La Reuters ha avuto modo di visionare la bozza di un documento che Russia e Cina intendono presentare in forma congiunta per chiedere al Consiglio di Sicurezza delle Nazioni Unite di avviare l’allentamento delle sanzioni contro la Corea del Nord. Non ci sono ancora tempistiche, né è chiaro se i due Paesi alla fine faranno la mossa, ma intanto il documento è stato consegnato all’agenzia stampa per essere pubblicato e diffondere un messaggio: Mosca e Pechino sono nel dossier nordcoreano.
Soprattutto adesso, in un momento molto delicato dei negoziati avviati con gli Stati Uniti. Pyongyang ha fatto sapere di aver l’intenzione di ritirarsi dai colloqui per la denuclearizzazione (che è il nodo della questione) perché Washington non è un “attore affidabile”. Il motivo? Non avvia la rimozione delle sanzioni.
Eppure sia Russia che Cina – che in questo momento vivono una fase di cooperazione, anche se delicata e destinata a incontrare problemi di competitività – dicono che la loro mossa ha come obiettivo facilitare i colloqui. Nel frattempo però cercano di porsi come honest broker.
La strategia scelta da Vladimir Putin e Xi Jinping rischia di diventare loose-loose per Donald Trump, che ha scommesso parte della sua legacy in politica estera avvicinandosi al Nord attraverso tre incontri diretti con il satrapo Kim Jong-un. Val la pena infatti ricordare che Stati Uniti, Francia e Regno Unito, gli altri tre membri permanenti del Consiglio Onu, hanno sempre detto che non avrebbero concesso spazi ai nordcoreani prima di verificare che il programma fosse realmente interrotto.
Se dunque gli Usa dovessero mettere il veto alla risoluzione presentata da russi e cinesi, passerebbero come responsabili dello stop dei negoziati e della riapertura di una stagione infuocata – già prevista se le cose dovessero andar male. Allo stesso tempo, accettare l’eliminazione delle sanzioni anche su questioni marginali come quelle proposte (mercato ittico, quello delle statue e maglieria) significherebbe stracciare la strategia della massima pressione adottata finora – e apparire deboli.

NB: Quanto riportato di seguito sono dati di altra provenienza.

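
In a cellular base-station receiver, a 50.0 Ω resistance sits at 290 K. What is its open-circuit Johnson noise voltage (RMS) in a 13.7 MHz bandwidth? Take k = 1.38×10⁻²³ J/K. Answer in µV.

V_n = √(4kTRB)
4kTRB = 4 × 1.38×10⁻²³ × 290 × 5.00×10¹ × 1.37×10⁷ = 1.10×10⁻¹¹ V²
V_n = √(1.10×10⁻¹¹) = 3.31×10⁻⁶ V = 3.31 µV

3.31 µV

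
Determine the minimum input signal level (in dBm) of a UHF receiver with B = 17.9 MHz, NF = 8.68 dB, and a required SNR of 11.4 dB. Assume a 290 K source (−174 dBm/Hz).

Sensitivity = −174 + 10 log₁₀(B) + NF + SNR_min
= −174 + 72.53 + 8.68 + 11.4
= −81.39 dBm → −81.4 dBm

−81.4 dBm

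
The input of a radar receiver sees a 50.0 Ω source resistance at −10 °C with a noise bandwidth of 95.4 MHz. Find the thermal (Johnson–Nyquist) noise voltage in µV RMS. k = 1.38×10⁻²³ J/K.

8.32 µV

T = −10 °C + 273.15 = 263.15 K
V_n = √(4kTRB)
4kTRB = 4 × 1.38×10⁻²³ × 263.15 × 5.00×10¹ × 9.54×10⁷ = 6.93×10⁻¹¹ V²
V_n = √(6.93×10⁻¹¹) = 8.32×10⁻⁶ V = 8.32 µV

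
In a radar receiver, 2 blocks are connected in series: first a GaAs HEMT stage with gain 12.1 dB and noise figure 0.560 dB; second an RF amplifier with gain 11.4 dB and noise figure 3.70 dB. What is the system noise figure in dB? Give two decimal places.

0.87 dB

Convert to linear (a loss of L dB is a gain of −L dB): F_i = 10^(NF_i/10), G_i = 10^(G_i,dB/10)
  Stage 1: F_1 = 10^(0.560/10) = 1.138, G_1 = 10^(12.1/10) = 16.22
  Stage 2: F_2 = 10^(3.70/10) = 2.344, G_2 = 10^(11.4/10) = 13.80
Friis cascade:
  F = 1.138 + (2.344 − 1)/16.22 = 1.221
NF = 10 log₁₀(1.221) = 0.87 dB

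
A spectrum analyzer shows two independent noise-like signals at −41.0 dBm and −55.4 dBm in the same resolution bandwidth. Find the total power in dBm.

−40.8 dBm

Convert to linear, add, convert back:
P₁ = 7.94×10⁻⁸ W, P₂ = 2.88×10⁻⁹ W
P_tot = 8.23×10⁻⁸ W → 10 log₁₀(P_tot / 10⁻³) = −40.8 dBm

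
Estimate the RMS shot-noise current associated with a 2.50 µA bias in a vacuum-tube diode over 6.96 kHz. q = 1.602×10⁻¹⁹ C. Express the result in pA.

74.7 pA

I_n = √(2qI·B)
2qI·B = 2 × 1.602×10⁻¹⁹ × 2.50×10⁻⁶ × 6.96×10³ = 5.57×10⁻²¹ A²
I_n = √(5.57×10⁻²¹) = 7.47×10⁻¹¹ A = 74.7 pA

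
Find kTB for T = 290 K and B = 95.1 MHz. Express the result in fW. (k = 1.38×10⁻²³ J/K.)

381 fW

P_n = kTB = 1.38×10⁻²³ × 290 × 9.51×10⁷ = 3.81×10⁻¹³ W = 381 fW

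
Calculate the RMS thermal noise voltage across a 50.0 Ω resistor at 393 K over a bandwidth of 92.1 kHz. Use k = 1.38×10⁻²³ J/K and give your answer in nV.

V_n = √(4kTRB)
4kTRB = 4 × 1.38×10⁻²³ × 393 × 5.00×10¹ × 9.21×10⁴ = 9.99×10⁻¹⁴ V²
V_n = √(9.99×10⁻¹⁴) = 3.16×10⁻⁷ V = 316 nV

316 nV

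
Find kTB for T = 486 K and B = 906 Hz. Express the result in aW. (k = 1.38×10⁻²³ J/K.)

P_n = kTB = 1.38×10⁻²³ × 486 × 9.06×10² = 6.08×10⁻¹⁸ W = 6.08 aW

6.08 aW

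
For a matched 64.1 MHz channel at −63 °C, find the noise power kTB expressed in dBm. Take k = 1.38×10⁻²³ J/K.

T = −63 °C + 273.15 = 210.15 K
P_n = kTB = 1.38×10⁻²³ × 210.15 × 6.41×10⁷ = 1.86×10⁻¹³ W
In dBm: 10 log₁₀(1.86×10⁻¹³ / 10⁻³) = −97.3 dBm

−97.3 dBm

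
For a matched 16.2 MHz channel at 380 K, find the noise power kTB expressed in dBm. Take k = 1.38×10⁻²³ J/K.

P_n = kTB = 1.38×10⁻²³ × 380 × 1.62×10⁷ = 8.50×10⁻¹⁴ W
In dBm: 10 log₁₀(8.50×10⁻¹⁴ / 10⁻³) = −100.7 dBm

−100.7 dBm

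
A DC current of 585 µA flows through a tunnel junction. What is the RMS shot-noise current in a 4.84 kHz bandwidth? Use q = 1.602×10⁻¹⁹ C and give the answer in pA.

I_n = √(2qI·B)
2qI·B = 2 × 1.602×10⁻¹⁹ × 5.85×10⁻⁴ × 4.84×10³ = 9.07×10⁻¹⁹ A²
I_n = √(9.07×10⁻¹⁹) = 9.52×10⁻¹⁰ A = 952 pA

952 pA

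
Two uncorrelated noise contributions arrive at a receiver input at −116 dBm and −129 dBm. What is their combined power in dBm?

Convert to linear, add, convert back:
P₁ = 2.51×10⁻¹⁵ W, P₂ = 1.26×10⁻¹⁶ W
P_tot = 2.64×10⁻¹⁵ W → 10 log₁₀(P_tot / 10⁻³) = −115.8 dBm

−115.8 dBm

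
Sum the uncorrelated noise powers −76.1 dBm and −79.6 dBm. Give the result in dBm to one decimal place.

Convert to linear, add, convert back:
P₁ = 2.45×10⁻¹¹ W, P₂ = 1.10×10⁻¹¹ W
P_tot = 3.55×10⁻¹¹ W → 10 log₁₀(P_tot / 10⁻³) = −74.5 dBm

−74.5 dBm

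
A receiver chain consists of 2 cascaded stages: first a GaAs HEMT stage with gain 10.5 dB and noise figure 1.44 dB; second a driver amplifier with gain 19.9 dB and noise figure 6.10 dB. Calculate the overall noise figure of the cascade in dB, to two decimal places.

Convert to linear (a loss of L dB is a gain of −L dB): F_i = 10^(NF_i/10), G_i = 10^(G_i,dB/10)
  Stage 1: F_1 = 10^(1.44/10) = 1.393, G_1 = 10^(10.5/10) = 11.22
  Stage 2: F_2 = 10^(6.10/10) = 4.074, G_2 = 10^(19.9/10) = 97.72
Friis cascade:
  F = 1.393 + (4.074 − 1)/11.22 = 1.667
NF = 10 log₁₀(1.667) = 2.22 dB

2.22 dB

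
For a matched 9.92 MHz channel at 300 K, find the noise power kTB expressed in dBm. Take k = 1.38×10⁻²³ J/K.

−103.9 dBm

P_n = kTB = 1.38×10⁻²³ × 300 × 9.92×10⁶ = 4.11×10⁻¹⁴ W
In dBm: 10 log₁₀(4.11×10⁻¹⁴ / 10⁻³) = −103.9 dBm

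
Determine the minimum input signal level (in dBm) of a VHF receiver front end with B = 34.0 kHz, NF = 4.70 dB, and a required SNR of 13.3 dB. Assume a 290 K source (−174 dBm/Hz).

−110.7 dBm

Sensitivity = −174 + 10 log₁₀(B) + NF + SNR_min
= −174 + 45.31 + 4.70 + 13.3
= −110.69 dBm → −110.7 dBm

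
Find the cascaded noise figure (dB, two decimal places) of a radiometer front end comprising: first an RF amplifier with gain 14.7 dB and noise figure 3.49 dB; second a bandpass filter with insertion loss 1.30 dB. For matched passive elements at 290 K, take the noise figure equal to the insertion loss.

3.51 dB

Convert to linear (a loss of L dB is a gain of −L dB): F_i = 10^(NF_i/10), G_i = 10^(G_i,dB/10)
  Stage 1: F_1 = 10^(3.49/10) = 2.234, G_1 = 10^(14.7/10) = 29.51
  Stage 2: F_2 = 10^(1.30/10) = 1.349, G_2 = 10^(−1.30/10) = 0.7413
Friis cascade:
  F = 2.234 + (1.349 − 1)/29.51 = 2.245
NF = 10 log₁₀(2.245) = 3.51 dB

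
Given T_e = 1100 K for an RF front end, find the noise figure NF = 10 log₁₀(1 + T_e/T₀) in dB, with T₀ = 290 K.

6.81 dB

F = 1 + T_e/T₀ = 1 + 1100/290 = 4.7931
NF = 10 log₁₀(4.7931) = 6.81 dB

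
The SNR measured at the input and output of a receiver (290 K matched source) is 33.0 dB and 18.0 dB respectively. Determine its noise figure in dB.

15.0 dB

NF (dB) = SNR_in(dB) − SNR_out(dB) when the source is at T₀
NF = 33.0 − 18.0 = 15.0 dB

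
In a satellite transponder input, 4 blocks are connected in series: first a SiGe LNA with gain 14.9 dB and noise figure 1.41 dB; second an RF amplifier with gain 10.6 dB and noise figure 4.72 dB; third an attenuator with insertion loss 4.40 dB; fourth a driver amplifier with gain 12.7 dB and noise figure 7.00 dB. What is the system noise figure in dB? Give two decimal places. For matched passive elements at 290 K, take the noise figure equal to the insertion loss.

Convert to linear (a loss of L dB is a gain of −L dB): F_i = 10^(NF_i/10), G_i = 10^(G_i,dB/10)
  Stage 1: F_1 = 10^(1.41/10) = 1.384, G_1 = 10^(14.9/10) = 30.90
  Stage 2: F_2 = 10^(4.72/10) = 2.965, G_2 = 10^(10.6/10) = 11.48
  Stage 3: F_3 = 10^(4.40/10) = 2.754, G_3 = 10^(−4.40/10) = 0.3631
  Stage 4: F_4 = 10^(7.00/10) = 5.012, G_4 = 10^(12.7/10) = 18.62
Friis cascade:
  F = 1.384 + (2.965 − 1)/30.90 + (2.754 − 1)/354.8 + (5.012 − 1)/128.8 = 1.483
NF = 10 log₁₀(1.483) = 1.71 dB

1.71 dB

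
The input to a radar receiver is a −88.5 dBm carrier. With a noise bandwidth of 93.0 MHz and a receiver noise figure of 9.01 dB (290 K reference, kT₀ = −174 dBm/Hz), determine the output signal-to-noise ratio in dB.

−3.2 dB

Noise floor: N = −174 + 10 log₁₀(B) + NF
10 log₁₀(9.30×10⁷) = 79.68 dB
N = −174 + 79.68 + 9.01 = −85.31 dBm
SNR = P_sig − N = −88.5 − (−85.31) = −3.19 dB → −3.2 dB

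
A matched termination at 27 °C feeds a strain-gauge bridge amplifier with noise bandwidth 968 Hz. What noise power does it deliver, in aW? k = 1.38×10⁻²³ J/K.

T = 27 °C + 273.15 = 300.15 K
P_n = kTB = 1.38×10⁻²³ × 300.15 × 9.68×10² = 4.01×10⁻¹⁸ W = 4.01 aW

4.01 aW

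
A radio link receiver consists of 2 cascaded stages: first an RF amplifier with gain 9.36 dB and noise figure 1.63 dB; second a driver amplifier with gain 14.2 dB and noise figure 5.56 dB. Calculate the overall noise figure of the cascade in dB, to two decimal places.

2.45 dB

Convert to linear (a loss of L dB is a gain of −L dB): F_i = 10^(NF_i/10), G_i = 10^(G_i,dB/10)
  Stage 1: F_1 = 10^(1.63/10) = 1.455, G_1 = 10^(9.36/10) = 8.630
  Stage 2: F_2 = 10^(5.56/10) = 3.597, G_2 = 10^(14.2/10) = 26.30
Friis cascade:
  F = 1.455 + (3.597 − 1)/8.630 = 1.756
NF = 10 log₁₀(1.756) = 2.45 dB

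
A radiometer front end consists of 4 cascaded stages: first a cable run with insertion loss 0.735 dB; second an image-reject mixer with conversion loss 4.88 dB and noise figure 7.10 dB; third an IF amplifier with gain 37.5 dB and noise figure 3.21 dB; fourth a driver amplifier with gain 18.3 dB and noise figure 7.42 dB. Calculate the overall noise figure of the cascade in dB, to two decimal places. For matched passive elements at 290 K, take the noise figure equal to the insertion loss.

10.03 dB

Convert to linear (a loss of L dB is a gain of −L dB): F_i = 10^(NF_i/10), G_i = 10^(G_i,dB/10)
  Stage 1: F_1 = 10^(0.735/10) = 1.184, G_1 = 10^(−0.735/10) = 0.8443
  Stage 2: F_2 = 10^(7.10/10) = 5.129, G_2 = 10^(−4.88/10) = 0.3251
  Stage 3: F_3 = 10^(3.21/10) = 2.094, G_3 = 10^(37.5/10) = 5623
  Stage 4: F_4 = 10^(7.42/10) = 5.521, G_4 = 10^(18.3/10) = 67.61
Friis cascade:
  F = 1.184 + (5.129 − 1)/0.8443 + (2.094 − 1)/0.2745 + (5.521 − 1)/1543 = 10.06
NF = 10 log₁₀(10.06) = 10.03 dB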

Un momento delicato per Washington su un dossier che è stato marginalizzato per assenza di movimento, ma che adesso vede Russia e Cina – per gli Usa “rival powers” – inserirsi per porre Trump davanti a un precipizio. Anche perché mentre tutti gli apparati americani sono fermi sul punto di non cedere un millimetro al Nord prima di avere in cambio la testa del programma nucleare, Trump potrebbe essere più propenso a trattare. Ma a quel punto il presidente dovrebbe porsi su una posizione nettamente diversa rispetto al resto della sua amministrazione.